I personally do not believe in challenges and rather prefer taking every responsibility head on until l achieve the desired results. Ever since l assumed office as the new Minister of Tourism and Hospitality Industry, l have tackled each and every task, activity and responsibility through collaborative efforts and engaging all relevant stakeholders. I believe in the power of Teamwork and Andrew Carnegie’s quote which says, “Teamwork is the ability to work together towards a common vision. The ability to direct individual accomplishments toward organisational objectives. It is the fuel that allows common people to attain uncommon results.”
(5) What is the Zimbabwe brand all about? How are we trying to market it to source markets, airlines and to locals?

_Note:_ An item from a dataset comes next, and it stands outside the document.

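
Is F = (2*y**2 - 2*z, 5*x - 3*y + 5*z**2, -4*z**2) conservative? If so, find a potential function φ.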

The Tourism Brand, “Zimbabwe, A World of Wonders” is anchored on seven unique pillars that are key markers in positioning Zimbabwe as Africa’s prime tourism destination. The seven unique selling points are:
- Wonderful people and culture,
- Rich history and heritage,
- Great Zimbabwe, The Grand Medieval Palace,
- The Majestic Victoria Falls,
- Pristine Wildlife and Nature,
- The Mystique of the Eastern Highlands, and
- The Mythical Lake Kariba and the Mighty Zambezi
Zimbabwe successfully rebranded the destination in 2010 from the previous position statement, Africa’s Paradise. The brand was activated in the domestic market and various source markets such as South Africa, United Kingdom, Germany, Russia, Brazil, Spain, China, among others
As the Minister of Tourism and Hospitality Industry, l have been busy engaging with regional and international markets as well as the Zimbabwean Diaspora, articulating the new Government’s “Zimbabwe is open for business” mantra. This approach is in line with our engagement program complimenting efforts at national level by the Ministry of Foreign Affairs and International Trade.
According to the UNWTO, the world’s outbound tourists in 2017 was 1.322 billion travellers. The UNWTO forecast global arrivals to reach 1.8 billion by 2030. As such, I have been on a global charm offensive attracting attention at major travel fairs such as FITUR, Spain, Internationale Tourismus Bourse (ITB), Germany, World Travel Market (WTM), United Kingdom, Tourism Indaba, South Africa, and Arabian Travel Market (ATM), inter alia. Our attendance and participation at these tourism fairs and travel exhibitions and others, are premised on the need to re-position Brand Zimbabwe in lucrative source markets in order to increase our destination visibility and awareness.
The Zimbabwean Brand has also been promoted by airlines such as Air Zimbabwe, South African Airways, Kenyan Airline and British Airways. Further, we are working with other countries to advance our bilateral relations through negotiating and signing Memonda of Understanding (MoUs) on Cooperation in the field of Tourism, focusing on key areas that we need to work together with such countries to the benefit our citizens. We are also working on promoting regional integration through the Regional Tourism Organisation of Southern Africa (RETOSA) and at an international level through the United Nations World Tourism Organisation (UNWTO) Commission for Africa.